The pace quickens perceptibly about a third of the way through. (“It was now the third week in March. Fecund dreams stirred in the yearlings. The sukebind was in bud.”) By the time we get to the final stages, we do not want it to end; but, since the last two pages would not be out of place in a Mills and Boon romance, we may be grateful that Gibbons knew when to stop.
The Very Revd Dr John Arnold is a former Dean of Durham.
Cold Comfort Farm by Stella Gibbons is published by Penguin Classics at £7.99 (CT Bookshop £7.20); 978-0-141-44159-7).
COLD COMFORT FARM — SOME QUESTIONS
How romantic is Cold Comfort Farm?
What did you find most enjoyable about Gibbons’s depiction of the Sussex countryside?
“It was too true that life as she is lived had a way of being curiously different from life as described by novelists.” What did you make of this novel’s comparisons of life and art?
The Starkadders are “only too embarrassingly ready to do what was natural”; how is nature presented in Gibbons’s book?
“It is quite unnecessary for a young woman to resemble St Francis of Assissi,” said Flora, coldly.” What is the place of women in Cold Comfort Farm?
How sympathetic a heroine is Flora Poste?
Is Cold Comfort Farm an entirely happy novel?
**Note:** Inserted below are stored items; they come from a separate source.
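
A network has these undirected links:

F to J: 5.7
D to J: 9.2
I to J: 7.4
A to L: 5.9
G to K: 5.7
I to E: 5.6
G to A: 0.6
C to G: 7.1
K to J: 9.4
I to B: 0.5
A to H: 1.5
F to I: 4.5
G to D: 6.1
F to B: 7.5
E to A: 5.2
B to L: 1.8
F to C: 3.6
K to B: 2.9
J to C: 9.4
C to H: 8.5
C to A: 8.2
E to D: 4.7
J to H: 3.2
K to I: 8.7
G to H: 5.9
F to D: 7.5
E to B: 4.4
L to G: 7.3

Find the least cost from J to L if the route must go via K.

14.1

Shortest J→K: J–K = 9.4
Shortest K→L: K–B–L = 4.7
Total via K: 9.4 + 4.7 = 14.1.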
“Aunt Ada had thoroughly realised what a nasty time she had had for twenty years, and had now made up her mind to have a nice one.” How far do you agree with the book’s philosophy of self-will and “the Higher Common Sense”?
IN OUR next reading-groups page, on 1 April, we will print extra information about the next book. This is Lila by Marilynne Robinson. It is published by Virago at £8.99 (CT Bookshop £8.10); 978-1-84408-882-9).
Lila, orphaned and homeless, has wandered the countryside of the Midwest, in the United States, for years; the elderly preacher John Ames is a confirmed widower who has spent all his life in the town of Gilead. The moment she steps inside his church to shelter from the rain one Sunday changes both their lives for ever. Lila is a novel about secrets, kindness, trust, and redemption, framing the intimacy of human relationships in the earth and sky of the Iowa plains. It was nominated for the Man Booker Prize in 2015.
Marilynne Robinson was born in Idaho in 1943. Rowan Williams has described her as “one of the world’s most compelling English-speaking novelists”; the novels of her Gilead trilogy, consisting of Gilead (2004; Reading groups, 27 October 2006), Home (2008), and Lila (2014; Christmas books, 28 November 2014) each dwell on the experiences of a different inhabitant of an Iowan town in the 1950s, using their individual perspectives to explore American society and its past. Robinson’s work has been shaped by her theology, in particular the ideas of John Calvin, and she has preached at the Congregationalist Church in Iowa City, where she lives. Christopher Jamison, the Abbot of Worth, described Gilead as “A stunning, multi-layered story that shows grace in action. Luminous writing by Marilynne Robinson, the only living author who writes religious novels that win widespread acclaim.”